One of the most unique human qualities is imagination. If you can picture somebody in your head, you can probably picture them doing a range of different (hopefully PG-rated) activities.
Machines, meanwhile, are inherently unimaginative. But researchers from MIT’s Computer Science and Artificial Intelligence Laboratory (CSAIL) have recently taken a step towards changing that: they’ve created a system that can look at a photo of somebody doing an activity like swinging a tennis racket, and then be given a proposed new pose for that person, and be able to create a realistic image of them in that pose.
The system can do this not just within a specific activity - like taking a golfer at the beginning of his swing and fast-forwarding him to the end of it - but across different activities. For example, the system created a goofy photo of Barack Obama swinging a tennis racket on the golf course.
The researchers were surprised to find that the system could even take an image and create realistic videos of a given action - a task it wasn’t explicitly trained to do.
While some of these examples may seem silly, the team says that future versions of such systems could have many tangible uses, from helping self-driving cars predict future actions from different angles, to coaches helping their players literally see themselves using the correct form.
The work is part of the larger field of “view synthesis” focused on developing systems that can create unseen views of people.
One unsolved problem is that, since we obviously don’t have photos of every person in every pose, researchers have to develop algorithms that can create images of people in poses they’ve never seen before. This isn’t easy, given that new poses cause complex changes to shadows, occlusions and other aspects of an image that are difficult to smooth out.
“Most existing networks in this field create new images by takingjust take an image and essentially draw what they think the new view shouldit looks like,” says postdoc Guha Balakrishnan, the lead author on a new paper about the project. “You can think of our network as taking an existing image, cutting it up into parts and then moving those parts, to ensure that you’re getting an image that is based directly on the original.”
Specifically, one of the CSAIL team’s key innovations is to break the problem into a series of simpler “subtasks.” that may be different from one image to another. Their network first segments the source image into a background layer and multiple foreground layers that correspond to different body parts.

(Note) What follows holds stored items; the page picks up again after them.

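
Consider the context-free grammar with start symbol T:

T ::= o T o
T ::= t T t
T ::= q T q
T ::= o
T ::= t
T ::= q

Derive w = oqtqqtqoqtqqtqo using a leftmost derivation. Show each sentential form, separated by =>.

T => oTo   [T ::= o T o]
oTo => oqTqo   [T ::= q T q]
oqTqo => oqtTtqo   [T ::= t T t]
oqtTtqo => oqtqTqtqo   [T ::= q T q]
oqtqTqtqo => oqtqqTqqtqo   [T ::= q T q]
oqtqqTqqtqo => oqtqqtTtqqtqo   [T ::= t T t]
oqtqqtTtqqtqo => oqtqqtqTqtqqtqo   [T ::= q T q]
oqtqqtqTqtqqtqo => oqtqqtqoqtqqtqo   [T ::= o]

T => oTo => oqTqo => oqtTtqo => oqtqTqtqo => oqtqqTqqtqo => oqtqqtTtqqtqo => oqtqqtqTqtqqtqo => oqtqqtqoqtqqtqo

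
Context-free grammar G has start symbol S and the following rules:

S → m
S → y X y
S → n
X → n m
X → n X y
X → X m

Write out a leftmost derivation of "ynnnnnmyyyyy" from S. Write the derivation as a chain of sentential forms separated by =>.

S=>yXy=>ynXyy=>ynnXyyy=>ynnnXyyyy=>ynnnnXyyyyy=>ynnnnnmyyyyy

S => yXy   [S → y X y]
yXy => ynXyy   [X → n X y]
ynXyy => ynnXyyy   [X → n X y]
ynnXyyy => ynnnXyyyy   [X → n X y]
ynnnXyyyy => ynnnnXyyyyy   [X → n X y]
ynnnnXyyyyy => ynnnnnmyyyyy   [X → n m]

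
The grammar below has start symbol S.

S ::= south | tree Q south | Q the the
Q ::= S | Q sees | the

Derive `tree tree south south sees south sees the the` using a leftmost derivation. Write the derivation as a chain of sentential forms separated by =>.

S => Q the the => Q sees the the => S sees the the => tree Q south sees the the => tree Q sees south sees the the => tree S sees south sees the the => tree tree Q south sees south sees the the => tree tree S south sees south sees the the => tree tree south south sees south sees the the

S => Q the the   [S ::= Q the the]
Q the the => Q sees the the   [Q ::= Q sees]
Q sees the the => S sees the the   [Q ::= S]
S sees the the => tree Q south sees the the   [S ::= tree Q south]
tree Q south sees the the => tree Q sees south sees the the   [Q ::= Q sees]
tree Q sees south sees the the => tree S sees south sees the the   [Q ::= S]
tree S sees south sees the the => tree tree Q south sees south sees the the   [S ::= tree Q south]
tree tree Q south sees south sees the the => tree tree S south sees south sees the the   [Q ::= S]
tree tree S south sees south sees the the => tree tree south south sees south sees the the   [S ::= south]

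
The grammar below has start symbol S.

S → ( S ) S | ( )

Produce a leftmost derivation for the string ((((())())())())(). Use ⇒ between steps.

S ⇒ (S)S   [S → ( S ) S]
(S)S ⇒ ((S)S)S   [S → ( S ) S]
((S)S)S ⇒ (((S)S)S)S   [S → ( S ) S]
(((S)S)S)S ⇒ ((((S)S)S)S)S   [S → ( S ) S]
((((S)S)S)S)S ⇒ ((((())S)S)S)S   [S → ( )]
((((())S)S)S)S ⇒ ((((())())S)S)S   [S → ( )]
((((())())S)S)S ⇒ ((((())())())S)S   [S → ( )]
((((())())())S)S ⇒ ((((())())())())S   [S → ( )]
((((())())())())S ⇒ ((((())())())())()   [S → ( )]

S⇒(S)S⇒((S)S)S⇒(((S)S)S)S⇒((((S)S)S)S)S⇒((((())S)S)S)S⇒((((())())S)S)S⇒((((())())())S)S⇒((((())())())())S⇒((((())())())())()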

When the network is given a target pose, it then can essentially “move” the body parts to the particular target locations. The body parts are then fused together to create a new image, while the background is separately filled in. (This can be tricky, especially when there are visual gaps, shadows and occlusions that won’t appear in the final pose.)
“Once we split the task into subproblems, the network can tackle them as smaller challenges,” says co-author Amy Zhao, a graduate student at CSAIL. “Not only does this make the learning task easier, but it makes our model more interpretable, which means that researchers can debug it if it’s not working and can continue to improve upon it.”
Training the neural network on more than 250 videos of people doing yoga, tennis and golf, Balakrishnan says the team was somewhat surprised that the system could determine pose info just from the 2-D pose.
“The pose doesn’t say anything about how one arm should be above another, or anything like that,” he says. “All that ordering of body parts has to be done right.”
The fact that the system could generate videos even though it wasn’t trained to do so was also a positive sign for the new direction of research.
“We believe this can be attributed to how we move body layers to match the target pose, instead of previous work that has relied on the network to combine appearance and motion information from the input frame,” Balakrishnan says.
The system still has many wrinkles to iron out before it will be able to create new images that are hyper-realistic. (Anyone concerned about deepfakes needn’t worry.) It’s not yet sophisticated enough to recreate the rackets and golf clubs that humans are holding in the original images, and sometimes struggles with backgrounds and the more subtle nuances of hands and faces. It also currently requires that the person not turn their back to the camera, which poses problems for activities that involve spins and turns, like dancing or figure skating.
Moving forward, the team plans to update their model to explicitly focus on generating video, as well as seeing what they can do with information from 3-D poses rather than 2-D ones.
Balakrishnan co-wrote the paper with professors Fredo Durand and John Guttag, as well as Zhao and postdoc Adrian V. Dalca. They are presenting it this week at the Conference on Computer Vision and Pattern Recognition (CVPR) in Salt Lake City, Utah.